PJ-Tertial-Bericht am Klinikum Leverkusen

Unfallchirurgie

Leverkusen, Deutschland · 4 Wochen · Station C5/B5 · 01/2012 – 03/2012

Veröffentlicht am

1.00
Ø Gesamtnote
aus 9 Kategorien

Einzelbewertungen

Gesamt 1
Team Station 1
Kontakt zur Pflege 1
Ansehen des PJlers 1
Klinik insgesamt 1
Unterricht 1
Betreuung 1
Freizeit 1
Station / Einrichtung 1

Details zum Einsatz

Vergütung
300

Erfahrungsbericht

Die Zeit in der Unfallchirurgie hat mir sehr gut gefallen. Ich habe viel gelernt und habe weitgehende Einblicke in dieses Fach erlangen können. Das Klima in der Abteilung ist exzellent und es wird einem stets das Gefühl gegeben als PJler ein Teil des Teams zu sein und willkommen zu sein. Dies wurde unter anderem daran deutlich, dass ich unter Supervision der Assistenzärzte eigene Patienten von Aufnahme bis Entlassung betreuen durfte und somit in das Management der Patienten und die Verläufe viele und gute Einblicke hatte. Das Arbeitsverhältnis zu den Assistenten aber auch zu den Oberärzten und dem Chefarzt ist sehr gut, was daran zu sehen ist, das während den OPs aber auch auf Station immer viel erklärt wird und immer Fragen gestellt werden können, die bereitwillig beantwortet werden. Alle sind daran interessiert, dass man möglichst viel lernt und mitnimmt. Auch als PJler, der später nicht in der Chirurgie arbeiten möchte, ist diese Abteilung sehr zu empfehlen. Dies ist daran zu merken, dass man neben dem Assistieren in den OPs auch für Tage in die Ambulanz/Poliklinik gehen kann und dort viele Patienten sehen und auch unter Supervision eigenverantwortlich mitbehandeln kann. Außerdem bietet die Abteilung ein sehr breites Spektrum der Unfallchirurgie und Orthopädie, so dass man von Frakturen über Erysipele und Prothetik bis hin zur unfallchirurgischen Versorgung von Kinder viel sehen kann.

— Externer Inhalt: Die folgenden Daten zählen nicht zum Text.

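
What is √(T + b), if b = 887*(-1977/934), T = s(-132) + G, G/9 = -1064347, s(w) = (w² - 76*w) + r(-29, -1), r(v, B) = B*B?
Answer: I*√8334091006562/934 ≈ 3090.9*I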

Auf Station werden die Blutabnahmen zum Großteil von den Schwestern erledigt und man wird nur zum Legen von Viggos oder zum Erledigen von schwierigen Blutentnahmen herangezogen. Hier hat jedoch der OP/die Ambulanz immer Vorrang. Zudem gab es immer die Möglichkeit Spätdienste oder Wochenenddienste in der Ambulanz mitzumachen, welche den Anreiz boten viele Patienten zu sehen. Es gab auch die Möglichkeit Arztbriefe schreiben zu lernen und Arztbriefe diktieren zu lernen. Sowohl das Briefe Schreiben und die Dienste sind aber keine Pflicht. Eine Anmerkung zur Einsatzdauer in der Abteilung: Man ist 6 Wochen in der Allgemeinchirurgie, nicht 4. Man kann dies nur leider oben nicht wählen. Dienstbeginn ist morgens um 07:00 Uhr. Der Zuschuss beim Essen beträgt 2 Euro pro Tag.